Justin Chang of Variety wrote, "After the dramatic one-two punch of 'Before Midnight' and 'Boyhood,' a master of the modern hangout movie achieves his most sustained comic bliss-out in years." Chang added, "Linklater indulges his characters' antics with such wild, free-flowing affection that you might miss the thoughtful undertow of this delightful movie: Few filmmakers have so fully embraced the bittersweet joy of living in the moment — one that's all the more glorious because it fades so soon." Several critics commented on how the film humanizes the archetype of the male jock, or bro-type. In RogerEbert.com, Sheila O'Malley said, "Linklater approaches [his subjects] with affection, and even kindness—one of his distinguishing characteristics. 'Everybody Wants Some!!' is a corrective to the tired, false 'dumb jock' stereotype."

Emily St. James of Vox wrote how the film, along with Dazed and Confused, Boyhood, and the Before Sunrise trilogy, shows how "Linklater is our best living American filmmaker when it comes to the subject of time." She wrote that Linklater demonstrates that "what's important in life aren't the big, dramatic moments or even the major changes. What's important in life is what happens between those moments, when people connect and life is honestly lived."

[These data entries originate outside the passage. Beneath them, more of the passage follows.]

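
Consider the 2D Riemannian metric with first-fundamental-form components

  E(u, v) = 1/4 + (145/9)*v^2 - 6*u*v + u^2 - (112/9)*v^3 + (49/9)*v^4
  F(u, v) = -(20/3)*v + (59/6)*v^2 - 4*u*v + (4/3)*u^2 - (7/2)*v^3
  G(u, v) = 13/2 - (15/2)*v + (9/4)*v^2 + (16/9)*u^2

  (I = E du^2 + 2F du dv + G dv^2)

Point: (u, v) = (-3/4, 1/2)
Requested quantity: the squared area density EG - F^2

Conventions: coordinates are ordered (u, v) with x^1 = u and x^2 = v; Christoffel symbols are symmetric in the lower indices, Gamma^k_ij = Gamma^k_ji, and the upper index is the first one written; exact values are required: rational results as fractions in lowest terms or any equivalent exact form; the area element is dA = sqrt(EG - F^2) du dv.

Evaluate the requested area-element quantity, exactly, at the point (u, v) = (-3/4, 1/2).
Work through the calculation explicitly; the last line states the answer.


E = 47/8, F = 15/16, G = 69/16; EG - F^2 = 6261/256

Answer: EG - F^2 = 6261/256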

The cast received praise, with The New Yorkers Anthony Lane singling out Glen Powell for his "runaway charm". Jacob Hall of SlashFilm said, "Everybody Wants Some is powered by testosterone and bromance, but the quiet heart of the movie is Beverly (Zoey Deutch, in a star-making performance) who strikes up a relationship with Jake."

Writing for The Guardian, Peter Bradshaw said the film is "a deceptively subtle comedy, and also a challengingly and almost provokingly unironic film intensifying and cartoonifying what it is like to be young and male, but quite without the obviously readable drama and poignancy of his earlier film Boyhood, that now legendary real-time movie tracking a young man’s growing pains."

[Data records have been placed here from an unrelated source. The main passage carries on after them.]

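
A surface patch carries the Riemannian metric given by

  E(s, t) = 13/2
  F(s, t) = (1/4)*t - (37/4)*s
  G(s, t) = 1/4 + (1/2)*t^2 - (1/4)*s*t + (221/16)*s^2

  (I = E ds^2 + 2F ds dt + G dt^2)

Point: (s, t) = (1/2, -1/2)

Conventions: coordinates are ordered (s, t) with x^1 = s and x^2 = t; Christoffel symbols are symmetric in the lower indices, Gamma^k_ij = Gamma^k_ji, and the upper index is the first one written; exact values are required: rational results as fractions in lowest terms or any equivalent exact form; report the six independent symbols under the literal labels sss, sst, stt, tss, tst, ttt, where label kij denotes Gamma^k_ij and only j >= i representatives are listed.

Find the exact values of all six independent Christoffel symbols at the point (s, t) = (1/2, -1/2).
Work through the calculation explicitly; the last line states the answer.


E = 13/2, F = -19/4, G = 249/64 at the point
E_s = 0, E_t = 0, F_s = -37/4, F_t = 1/4, G_s = 223/16, G_t = -5/8
EG - F^2 = 349/128;  g^inv = (128/349) * [[249/64, 19/4], [19/4, 13/2]]
first-kind symbols [ij,l] = (1/2)(d_i g_jl + d_j g_il - d_l g_ij): [ss,s] = E_s/2 = 0, [ss,t] = F_s - E_t/2 = -37/4, [st,s] = E_t/2 = 0, [st,t] = G_s/2 = 223/32, [tt,s] = F_t - G_s/2 = -215/32, [tt,t] = G_t/2 = -5/16
Gamma^s_ij = (G*[ij,s] - F*[ij,t])/(EG - F^2), Gamma^t_ij = (E*[ij,t] - F*[ij,s])/(EG - F^2)

Answer: Gamma_sss = -5624/349, Gamma_sst = 4237/349, Gamma_stt = -56575/5584, Gamma_tss = -7696/349, Gamma_tst = 5798/349, Gamma_ttt = -4345/349


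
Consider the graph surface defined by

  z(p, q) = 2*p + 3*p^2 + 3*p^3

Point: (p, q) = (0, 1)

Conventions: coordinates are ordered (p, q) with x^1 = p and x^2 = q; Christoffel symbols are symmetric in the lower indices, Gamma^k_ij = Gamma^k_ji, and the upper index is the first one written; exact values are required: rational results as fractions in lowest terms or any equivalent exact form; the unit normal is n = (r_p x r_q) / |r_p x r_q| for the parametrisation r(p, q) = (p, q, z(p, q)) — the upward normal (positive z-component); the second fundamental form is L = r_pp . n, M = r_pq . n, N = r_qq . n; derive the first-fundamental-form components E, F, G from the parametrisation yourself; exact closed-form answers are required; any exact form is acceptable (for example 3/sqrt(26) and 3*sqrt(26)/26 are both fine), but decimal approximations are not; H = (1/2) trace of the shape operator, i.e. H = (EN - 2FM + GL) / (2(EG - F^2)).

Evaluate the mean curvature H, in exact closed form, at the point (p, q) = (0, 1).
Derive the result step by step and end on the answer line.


z_p = 2, z_q = 0, z_pp = 6, z_pq = 0, z_qq = 0
E = 5, F = 0, G = 1; answer radicand W^2 = 5
unnormalised second-form numerators: l = 6, m = 0, n = 0; L = l/sqrt(5), and similarly M = m/sqrt(W^2), N = n/sqrt(W^2)
H = (E*n - 2*F*m + G*l) / (2*(EG - F^2)*sqrt(W^2)); E*n - 2*F*m + G*l = 6, EG - F^2 = 5, so H = (3/5)/sqrt(5)

Answer: H = 3*sqrt(5)/25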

A criticism came from Amy Nicholson, who wrote in MTV that Linklater was too far into his career to be featuring female characters in underwritten parts. She added, "Linklater can't resist posturing that there's deep emotional significance in these bros. There could have been, if he'd stepped back from his personal sentimentality and reshaped them to matter to everyone. And the best moments of Everybody Wants Some!! come when they step out of their — and Linklater's — comfort zone and explore beyond the athletic dorms: a country bar, a disco, a punk show."

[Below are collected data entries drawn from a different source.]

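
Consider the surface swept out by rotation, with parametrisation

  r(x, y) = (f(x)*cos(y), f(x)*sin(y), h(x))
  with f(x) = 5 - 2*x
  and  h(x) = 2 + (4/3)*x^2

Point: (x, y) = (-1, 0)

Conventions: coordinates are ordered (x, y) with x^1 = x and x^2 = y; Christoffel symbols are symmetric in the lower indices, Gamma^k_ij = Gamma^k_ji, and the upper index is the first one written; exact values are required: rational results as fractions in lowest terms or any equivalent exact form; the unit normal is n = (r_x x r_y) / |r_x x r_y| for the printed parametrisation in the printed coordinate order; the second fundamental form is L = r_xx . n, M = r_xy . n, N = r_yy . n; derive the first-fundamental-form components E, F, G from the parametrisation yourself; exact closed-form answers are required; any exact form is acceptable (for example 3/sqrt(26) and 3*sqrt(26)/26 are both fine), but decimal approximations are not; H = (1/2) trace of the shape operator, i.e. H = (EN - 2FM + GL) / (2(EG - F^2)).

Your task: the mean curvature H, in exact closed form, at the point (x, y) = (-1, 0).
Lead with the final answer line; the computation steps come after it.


Answer: H = -113/875

f = 7, f' = -2, f'' = 0, h' = -8/3, h'' = 8/3
E = 100/9, F = 0, G = 49; answer radicand W^2 = 100/9
unnormalised second-form numerators: l = -16/3, m = 0, n = -56/3; L = l/sqrt(100/9), and similarly M = m/sqrt(W^2), N = n/sqrt(W^2)
H = (E*n - 2*F*m + G*l) / (2*(EG - F^2)*sqrt(W^2)); E*n - 2*F*m + G*l = -12656/27, EG - F^2 = 4900/9, so H = (-226/525)/sqrt(100/9)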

Dan Solomon of Texas Monthly found the film to be charming and fun, but opined "even the sweetest, most open-hearted of [the guys], as a college ballplayer in small-town Texas in 1980 would be much more problematic than Linklater presented them to be." He contended "the way [Linklater] gets around having to confront the misogyny or homophobia that was a part of the world he decided to depict was basically to not have any gay people in it, or to not give any woman in the movie more than about five minutes of screen time". He concluded, "And since Linklater is the sort of director whose most recent work has been great because it’s so concerned with reality, it’s hard not to feel like this one is a big swing and a miss."

=== Accolades ===
It was nominated as Best Ensemble at the December 19, 2016 Detroit Film Critics Society.
It was also nominated for both Best Feature and the Audience Award at the 2016 Gotham Independent Film Awards.